A pamonha e as “pamonhadas” também estão no DNA goiano. Para a enfermeira Matilde Assis, não é suficiente só comprar a massa pronta ou ir a uma pamonharia, pois, em sua opinião, a pamonha é sinônimo de união. Com segredos de família, que envolvem até “roubar milho em chácaras”, ela conta sobre como este legume significa momentos de estar com a família e os amigos.

“Não é fácil reunir a família e amigos para fazer uma pamonhada, demanda tempo e, às vezes, metade de um dia para esse momento. A gente compra uma ou duas mãos de espiga, [que é equivalente a 64 espigas], e coloca na área da minha mãe. Todo mundo senta em volta e é aquele momento de descascar e preparar o milho. Então, a gente conversa, ri, descontrai e conta história. No final de todo aquele momento legal, temos a pamonha como prêmio e o resultado de um dia divertido”, conta.

Para ela, a pamonha é símbolo desses instantes de alegria. “Tem um valor sentimental e cultural da minha família, que já passou por muitas dificuldades”, diz. Por isso, o milho tem um sabor de roça e simplicidade para Matilde. As pamonhadas são onde ela diz se sentir acolhida e também quando pode acolher os outros, pois, no meio daquela “bagunça” de palhas e espigas, há muita receptividade.

O milho envolve um objetivo em comum na família de Matilde, que costuma reunir 20 ou mais pessoas para esse mutirão culinário. Segundo ela, isso tem o poder de tornar a pamonha “muito” mais saborosa. “O sabor é totalmente diferente. A pamonharia pode até fazer do mesmo jeito e colocar o mesmo milho, o mesmo queijo e o mesmo óleo, mas o sabor da nossa pamonha é um sabor de recompensa. Torna-se uma memória afetiva, pois gera lembranças boas daquele momento”, salienta.

Com avós, pais, e filhos reunidos nas pamonhadas, essas lembranças e histórias acabam sendo transmitidas entre as gerações e, com isso, a realização dessa festa culinária vira tradição. “Minha mãe é agricultora e foi para Goiânia com nove filhos. Então, a pobreza era extrema, mas, às vezes, com o pouco dinheiro que sobrava, ela fazia uma trempa com tijolos, [que é tipo de suporte para panelas], e fazia uma pamonhada ou uma canjicada.
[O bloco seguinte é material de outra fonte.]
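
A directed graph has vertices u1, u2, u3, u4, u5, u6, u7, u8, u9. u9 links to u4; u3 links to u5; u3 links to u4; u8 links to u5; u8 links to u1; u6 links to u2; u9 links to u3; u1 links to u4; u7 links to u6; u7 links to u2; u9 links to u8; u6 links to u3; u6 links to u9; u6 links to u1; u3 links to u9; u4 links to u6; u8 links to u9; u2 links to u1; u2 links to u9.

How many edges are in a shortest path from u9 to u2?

3

Distance 0: u9.
Distance 1: u3, u4, u8.
Distance 2: u1, u5, u6.
Distance 3: u2 — contains u2.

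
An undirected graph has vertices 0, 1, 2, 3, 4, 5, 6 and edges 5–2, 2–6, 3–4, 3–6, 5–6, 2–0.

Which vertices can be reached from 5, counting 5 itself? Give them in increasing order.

Start at 5.
Its neighbours: 2, 6.
Then their neighbours: 0, 3.
Then next layer: 4.
Nothing further is reachable.

0, 2, 3, 4, 5, 6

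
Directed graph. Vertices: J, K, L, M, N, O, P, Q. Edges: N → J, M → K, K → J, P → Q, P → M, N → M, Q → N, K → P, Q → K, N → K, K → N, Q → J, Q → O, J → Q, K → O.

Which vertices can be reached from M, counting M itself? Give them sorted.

J, K, M, N, O, P, Q

Start at M.
Its neighbours: K.
Then their neighbours: J, N, O, P.
Then next layer: Q.
Nothing further is reachable.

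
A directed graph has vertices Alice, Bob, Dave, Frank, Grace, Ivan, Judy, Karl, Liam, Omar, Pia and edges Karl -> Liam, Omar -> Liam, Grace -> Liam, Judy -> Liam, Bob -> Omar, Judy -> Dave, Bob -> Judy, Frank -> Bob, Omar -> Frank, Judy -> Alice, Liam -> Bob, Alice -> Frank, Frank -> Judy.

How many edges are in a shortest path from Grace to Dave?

4

Distance 0: Grace.
Distance 1: Liam.
Distance 2: Bob.
Distance 3: Judy, Omar.
Distance 4: Alice, Dave, Frank — contains Dave.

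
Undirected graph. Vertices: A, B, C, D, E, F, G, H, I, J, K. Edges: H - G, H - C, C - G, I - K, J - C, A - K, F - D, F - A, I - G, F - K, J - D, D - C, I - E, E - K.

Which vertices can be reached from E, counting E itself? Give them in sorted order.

Start at E.
Its neighbours: I, K.
Then their neighbours: A, F, G.
Then next layer: C, D, H.
Then next layer: J.
Nothing further is reachable.

A, C, D, E, F, G, H, I, J, K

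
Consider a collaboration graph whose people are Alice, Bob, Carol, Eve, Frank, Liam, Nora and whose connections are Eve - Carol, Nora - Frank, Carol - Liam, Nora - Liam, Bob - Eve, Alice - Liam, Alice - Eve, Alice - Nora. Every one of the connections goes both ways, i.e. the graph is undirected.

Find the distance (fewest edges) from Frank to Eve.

Distance 0: Frank.
Distance 1: Nora.
Distance 2: Alice, Liam.
Distance 3: Carol, Eve — contains Eve.

3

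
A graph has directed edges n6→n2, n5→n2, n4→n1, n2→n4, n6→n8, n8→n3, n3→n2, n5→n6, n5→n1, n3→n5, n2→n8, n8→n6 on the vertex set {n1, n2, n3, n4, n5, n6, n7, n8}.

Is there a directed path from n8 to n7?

Explore from n8.
Distance 1: reach n3, n6.
Distance 2: reach n2, n5.
Distance 3: reach n1, n4.
The search from n8 is exhausted; no directed path reaches n7.

No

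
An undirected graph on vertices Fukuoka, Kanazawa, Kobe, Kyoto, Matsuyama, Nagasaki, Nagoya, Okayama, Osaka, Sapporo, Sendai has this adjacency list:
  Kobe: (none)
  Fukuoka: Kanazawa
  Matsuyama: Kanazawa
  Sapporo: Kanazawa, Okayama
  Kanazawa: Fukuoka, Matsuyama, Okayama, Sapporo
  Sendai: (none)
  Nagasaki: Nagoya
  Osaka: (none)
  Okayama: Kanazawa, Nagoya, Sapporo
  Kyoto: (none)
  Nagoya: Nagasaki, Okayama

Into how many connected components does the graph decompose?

5

From Fukuoka: component {Fukuoka, Kanazawa, Matsuyama, Nagasaki, Nagoya, Okayama, Sapporo}.
From Kobe: component {Kobe}.
From Kyoto: component {Kyoto}.
From Osaka: component {Osaka}.
From Sendai: component {Sendai}.
That's 5 components.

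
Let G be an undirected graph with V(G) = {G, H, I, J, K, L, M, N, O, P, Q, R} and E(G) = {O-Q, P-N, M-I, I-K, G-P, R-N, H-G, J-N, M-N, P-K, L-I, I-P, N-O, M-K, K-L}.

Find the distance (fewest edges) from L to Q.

Distance 0: L.
Distance 1: I, K.
Distance 2: M, P.
Distance 3: G, N.
Distance 4: H, J, O, R.
Distance 5: Q — contains Q.

5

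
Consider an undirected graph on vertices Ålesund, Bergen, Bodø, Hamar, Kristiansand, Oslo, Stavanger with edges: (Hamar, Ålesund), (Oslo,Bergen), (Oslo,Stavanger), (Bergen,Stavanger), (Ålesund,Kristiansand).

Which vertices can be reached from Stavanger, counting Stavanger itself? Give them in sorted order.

Bergen, Oslo, Stavanger

Start at Stavanger.
Its neighbours: Bergen, Oslo.
Nothing further is reachable.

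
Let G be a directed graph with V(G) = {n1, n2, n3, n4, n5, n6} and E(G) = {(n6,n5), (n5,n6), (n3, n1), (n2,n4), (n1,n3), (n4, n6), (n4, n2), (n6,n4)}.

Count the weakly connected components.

From n1: component {n1, n3}.
From n2: component {n2, n4, n5, n6}.
That's 2 components.

2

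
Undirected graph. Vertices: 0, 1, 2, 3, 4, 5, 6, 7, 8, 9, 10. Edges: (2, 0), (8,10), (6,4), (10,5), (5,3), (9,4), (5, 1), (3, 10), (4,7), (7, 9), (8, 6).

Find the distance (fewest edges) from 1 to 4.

5

Distance 0: 1.
Distance 1: 5.
Distance 2: 3, 10.
Distance 3: 8.
Distance 4: 6.
Distance 5: 4 — contains 4.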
Então, no meio daquelas dificuldades, a gente vivenciava momentos muito bons e felizes e, por isso, se tornou tão representativo para mim”, destaca.
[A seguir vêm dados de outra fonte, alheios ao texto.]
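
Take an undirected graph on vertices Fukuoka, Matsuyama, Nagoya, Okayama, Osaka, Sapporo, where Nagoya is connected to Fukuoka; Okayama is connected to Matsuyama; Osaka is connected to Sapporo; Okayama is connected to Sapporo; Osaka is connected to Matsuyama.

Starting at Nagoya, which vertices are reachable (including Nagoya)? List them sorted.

Fukuoka, Nagoya

Start at Nagoya.
Its neighbours: Fukuoka.
Nothing further is reachable.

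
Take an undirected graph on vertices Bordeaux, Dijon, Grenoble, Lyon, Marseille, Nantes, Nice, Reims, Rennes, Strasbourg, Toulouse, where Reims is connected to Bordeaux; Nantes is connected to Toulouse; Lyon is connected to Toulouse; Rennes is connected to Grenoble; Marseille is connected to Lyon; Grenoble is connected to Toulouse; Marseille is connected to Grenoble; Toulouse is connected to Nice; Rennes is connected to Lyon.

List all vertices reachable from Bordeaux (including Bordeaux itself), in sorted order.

Start at Bordeaux.
Its neighbours: Reims.
Nothing further is reachable.

Bordeaux, Reims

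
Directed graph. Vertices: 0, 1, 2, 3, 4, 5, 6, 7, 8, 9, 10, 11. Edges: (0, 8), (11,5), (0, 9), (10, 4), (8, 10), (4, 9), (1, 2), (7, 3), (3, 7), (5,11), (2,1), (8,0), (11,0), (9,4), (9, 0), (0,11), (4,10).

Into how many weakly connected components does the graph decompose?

From 0: component {0, 4, 5, 8, 9, 10, 11}.
From 1: component {1, 2}.
From 3: component {3, 7}.
From 6: component {6}.
That's 4 components.

4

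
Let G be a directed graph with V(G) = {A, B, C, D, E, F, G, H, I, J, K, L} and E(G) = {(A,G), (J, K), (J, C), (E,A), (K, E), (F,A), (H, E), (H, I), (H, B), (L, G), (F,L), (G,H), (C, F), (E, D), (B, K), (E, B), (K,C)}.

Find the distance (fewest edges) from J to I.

Distance 0: J.
Distance 1: C, K.
Distance 2: E, F.
Distance 3: A, B, D, L.
Distance 4: G.
Distance 5: H.
Distance 6: I — contains I.

6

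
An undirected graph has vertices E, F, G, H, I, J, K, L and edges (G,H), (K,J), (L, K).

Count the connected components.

5

From E: component {E}.
From F: component {F}.
From G: component {G, H}.
From I: component {I}.
From J: component {J, K, L}.
That's 5 components.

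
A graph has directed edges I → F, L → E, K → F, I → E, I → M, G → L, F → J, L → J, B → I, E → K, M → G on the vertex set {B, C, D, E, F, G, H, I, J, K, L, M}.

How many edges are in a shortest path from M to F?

Distance 0: M.
Distance 1: G.
Distance 2: L.
Distance 3: E, J.
Distance 4: K.
Distance 5: F — contains F.

5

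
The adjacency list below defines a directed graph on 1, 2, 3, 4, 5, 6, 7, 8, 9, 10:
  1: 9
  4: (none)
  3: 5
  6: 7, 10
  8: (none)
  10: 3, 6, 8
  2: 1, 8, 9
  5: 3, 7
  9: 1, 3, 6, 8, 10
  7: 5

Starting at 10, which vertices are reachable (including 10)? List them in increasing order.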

Em meio a essas histórias encontra-se a identidade culinária de uma comunidade que, no nosso caso, é a goiana. A forma como as pessoas criam vínculos afetivos com pratos, como a pamonha gera um reconhecimento e uma representatividade das características do que plantamos, da forma que preparamos e de como servimos, explica esses sentimentos que sabores e cheiros suscitam. “É sobre lembrança, história e eu acho que até quando a morte me levar vão lembrar das pamonhadas que eu fazia ou sobre as histórias que vivenciamos”, acredita.